- Location of Brazil Township in Clay County
- Coordinates: 39°32′08″N 87°07′22″W﻿ / ﻿39.53556°N 87.12278°W
- Country: United States
- State: Indiana
- County: Clay

Government
- • Type: Indiana township

Area
- • Total: 6.52 sq mi (16.9 km^{2})
- • Land: 6.46 sq mi (16.7 km^{2})
- • Water: 0.05 sq mi (0.13 km^{2})
- Elevation: 686 ft (209 m)

Population (2020)
- • Total: 8,604
- • Density: 1,330/sq mi (514/km^{2})
- ZIP code: 47834
- Area codes: 812 and 930
- FIPS code: 18-07192
- GNIS feature ID: 453135

= Brazil Township, Clay County, Indiana =

Brazil Township is one of eleven townships in Clay County, Indiana. As of the 2010 census, its population was 8,604 (up from 8,471 at 2010) and it contained 3,813 housing units.

==History==
Brazil Township was organized in 1868.

==Geography==
According to the 2010 census, the township has a total area of 6.52 sqmi, of which 6.46 sqmi (or 99.08%) is land and 0.05 sqmi (or 0.77%) is water.

===Cities and towns===
- Brazil (the county seat) (north three-quarters)

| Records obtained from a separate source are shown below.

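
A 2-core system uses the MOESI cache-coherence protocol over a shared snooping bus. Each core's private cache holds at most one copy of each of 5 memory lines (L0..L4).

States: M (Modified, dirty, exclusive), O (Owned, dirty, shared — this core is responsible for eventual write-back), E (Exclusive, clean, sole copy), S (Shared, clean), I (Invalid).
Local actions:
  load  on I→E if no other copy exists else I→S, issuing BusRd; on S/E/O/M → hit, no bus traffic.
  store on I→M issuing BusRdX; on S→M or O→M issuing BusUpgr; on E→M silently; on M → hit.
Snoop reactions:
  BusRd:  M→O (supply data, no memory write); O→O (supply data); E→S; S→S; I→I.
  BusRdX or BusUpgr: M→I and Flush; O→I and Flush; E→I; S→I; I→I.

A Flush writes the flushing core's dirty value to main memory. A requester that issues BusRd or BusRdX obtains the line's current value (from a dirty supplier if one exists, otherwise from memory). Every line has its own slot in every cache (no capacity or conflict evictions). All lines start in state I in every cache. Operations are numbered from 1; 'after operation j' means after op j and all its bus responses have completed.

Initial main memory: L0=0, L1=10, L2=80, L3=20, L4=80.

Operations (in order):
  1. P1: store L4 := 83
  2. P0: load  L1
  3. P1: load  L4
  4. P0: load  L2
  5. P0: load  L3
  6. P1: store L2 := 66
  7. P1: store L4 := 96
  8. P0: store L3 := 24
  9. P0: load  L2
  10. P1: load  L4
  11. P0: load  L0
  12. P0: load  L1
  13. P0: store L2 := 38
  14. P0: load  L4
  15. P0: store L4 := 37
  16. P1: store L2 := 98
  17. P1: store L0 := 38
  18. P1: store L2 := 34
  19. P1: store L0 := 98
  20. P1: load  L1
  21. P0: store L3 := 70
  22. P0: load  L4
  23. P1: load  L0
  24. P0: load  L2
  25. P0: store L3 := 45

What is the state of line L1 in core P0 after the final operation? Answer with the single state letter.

state = S

1. P1: store L4 := 83  bus=[BusRdX]  L4: P0=I P1=M  mem[L4]=80
2. P0: load  L1  bus=[BusRd]  L1: P0=E P1=I  mem[L1]=10
3. P1: load  L4  bus=[-]  L4: P0=I P1=M  mem[L4]=80
4. P0: load  L2  bus=[BusRd]  L2: P0=E P1=I  mem[L2]=80
5. P0: load  L3  bus=[BusRd]  L3: P0=E P1=I  mem[L3]=20
6. P1: store L2 := 66  bus=[BusRdX]  L2: P0=I P1=M  mem[L2]=80
7. P1: store L4 := 96  bus=[-]  L4: P0=I P1=M  mem[L4]=80
8. P0: store L3 := 24  bus=[-]  L3: P0=M P1=I  mem[L3]=20
9. P0: load  L2  bus=[BusRd]  L2: P0=S P1=O  mem[L2]=80
10. P1: load  L4  bus=[-]  L4: P0=I P1=M  mem[L4]=80
11. P0: load  L0  bus=[BusRd]  L0: P0=E P1=I  mem[L0]=0
12. P0: load  L1  bus=[-]  L1: P0=E P1=I  mem[L1]=10
13. P0: store L2 := 38  bus=[BusUpgr,Flush]  L2: P0=M P1=I  mem[L2]=66
14. P0: load  L4  bus=[BusRd]  L4: P0=S P1=O  mem[L4]=80
15. P0: store L4 := 37  bus=[BusUpgr,Flush]  L4: P0=M P1=I  mem[L4]=96
16. P1: store L2 := 98  bus=[BusRdX,Flush]  L2: P0=I P1=M  mem[L2]=38
17. P1: store L0 := 38  bus=[BusRdX]  L0: P0=I P1=M  mem[L0]=0
18. P1: store L2 := 34  bus=[-]  L2: P0=I P1=M  mem[L2]=38
19. P1: store L0 := 98  bus=[-]  L0: P0=I P1=M  mem[L0]=0
20. P1: load  L1  bus=[BusRd]  L1: P0=S P1=S  mem[L1]=10
21. P0: store L3 := 70  bus=[-]  L3: P0=M P1=I  mem[L3]=20
22. P0: load  L4  bus=[-]  L4: P0=M P1=I  mem[L4]=96
23. P1: load  L0  bus=[-]  L0: P0=I P1=M  mem[L0]=0
24. P0: load  L2  bus=[BusRd]  L2: P0=S P1=O  mem[L2]=38
25. P0: store L3 := 45  bus=[-]  L3: P0=M P1=I  mem[L3]=20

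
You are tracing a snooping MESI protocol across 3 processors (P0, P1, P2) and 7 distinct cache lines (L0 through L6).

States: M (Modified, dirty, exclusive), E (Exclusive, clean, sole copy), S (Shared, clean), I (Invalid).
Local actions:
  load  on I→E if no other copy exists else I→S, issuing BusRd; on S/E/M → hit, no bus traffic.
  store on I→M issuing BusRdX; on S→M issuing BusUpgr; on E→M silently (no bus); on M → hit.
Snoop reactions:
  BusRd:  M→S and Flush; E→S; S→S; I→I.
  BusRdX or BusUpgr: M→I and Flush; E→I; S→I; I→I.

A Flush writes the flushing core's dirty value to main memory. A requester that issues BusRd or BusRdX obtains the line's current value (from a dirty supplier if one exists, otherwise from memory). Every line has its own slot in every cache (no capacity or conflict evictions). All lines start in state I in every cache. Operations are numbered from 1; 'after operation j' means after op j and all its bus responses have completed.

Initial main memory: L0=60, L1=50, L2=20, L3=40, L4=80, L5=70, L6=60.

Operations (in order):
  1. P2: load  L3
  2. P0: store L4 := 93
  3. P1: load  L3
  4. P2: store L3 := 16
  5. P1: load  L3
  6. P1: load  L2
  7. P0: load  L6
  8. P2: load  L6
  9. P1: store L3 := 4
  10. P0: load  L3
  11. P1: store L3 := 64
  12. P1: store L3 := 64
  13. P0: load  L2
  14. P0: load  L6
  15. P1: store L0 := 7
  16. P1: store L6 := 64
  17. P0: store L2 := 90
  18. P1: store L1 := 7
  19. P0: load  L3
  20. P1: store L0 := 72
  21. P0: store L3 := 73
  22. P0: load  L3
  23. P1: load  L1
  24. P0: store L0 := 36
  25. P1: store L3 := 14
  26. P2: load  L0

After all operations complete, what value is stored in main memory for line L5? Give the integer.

memory[L5] = 70

[1] P2: load  L3 | P0:I, P1:I, P2:E(40) | bus: BusRd
[2] P0: store L4 := 93 | P0:M(93), P1:I, P2:I | bus: BusRdX
[3] P1: load  L3 | P0:I, P1:S(40), P2:S(40) | bus: BusRd
[4] P2: store L3 := 16 | P0:I, P1:I, P2:M(16) | bus: BusUpgr
[5] P1: load  L3 | P0:I, P1:S(16), P2:S(16) | bus: BusRd,Flush
[6] P1: load  L2 | P0:I, P1:E(20), P2:I | bus: BusRd
[7] P0: load  L6 | P0:E(60), P1:I, P2:I | bus: BusRd
[8] P2: load  L6 | P0:S(60), P1:I, P2:S(60) | bus: BusRd
[9] P1: store L3 := 4 | P0:I, P1:M(4), P2:I | bus: BusUpgr
[10] P0: load  L3 | P0:S(4), P1:S(4), P2:I | bus: BusRd,Flush
[11] P1: store L3 := 64 | P0:I, P1:M(64), P2:I | bus: BusUpgr
[12] P1: store L3 := 64 | P0:I, P1:M(64), P2:I | bus: none
[13] P0: load  L2 | P0:S(20), P1:S(20), P2:I | bus: BusRd
[14] P0: load  L6 | P0:S(60), P1:I, P2:S(60) | bus: none
[15] P1: store L0 := 7 | P0:I, P1:M(7), P2:I | bus: BusRdX
[16] P1: store L6 := 64 | P0:I, P1:M(64), P2:I | bus: BusRdX
[17] P0: store L2 := 90 | P0:M(90), P1:I, P2:I | bus: BusUpgr
[18] P1: store L1 := 7 | P0:I, P1:M(7), P2:I | bus: BusRdX
[19] P0: load  L3 | P0:S(64), P1:S(64), P2:I | bus: BusRd,Flush
[20] P1: store L0 := 72 | P0:I, P1:M(72), P2:I | bus: none
[21] P0: store L3 := 73 | P0:M(73), P1:I, P2:I | bus: BusUpgr
[22] P0: load  L3 | P0:M(73), P1:I, P2:I | bus: none
[23] P1: load  L1 | P0:I, P1:M(7), P2:I | bus: none
[24] P0: store L0 := 36 | P0:M(36), P1:I, P2:I | bus: BusRdX,Flush
[25] P1: store L3 := 14 | P0:I, P1:M(14), P2:I | bus: BusRdX,Flush
[26] P2: load  L0 | P0:S(36), P1:I, P2:S(36) | bus: BusRd,Flush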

===Unincorporated towns===
- Donaldsonville
(This list is based on USGS data and may include former settlements.)

===Adjacent townships===
- Van Buren Township (northeast)
- Jackson Township (southeast)
- Posey Township (southwest)
- Dick Johnson Township (northwest)

===Major highways===
- U.S. Route 40
- State Road 59
- State Road 340

===Cemeteries===
The township contains 4 cemeteries: Old Hill, Stunkard, Otter Creek and Restlawn.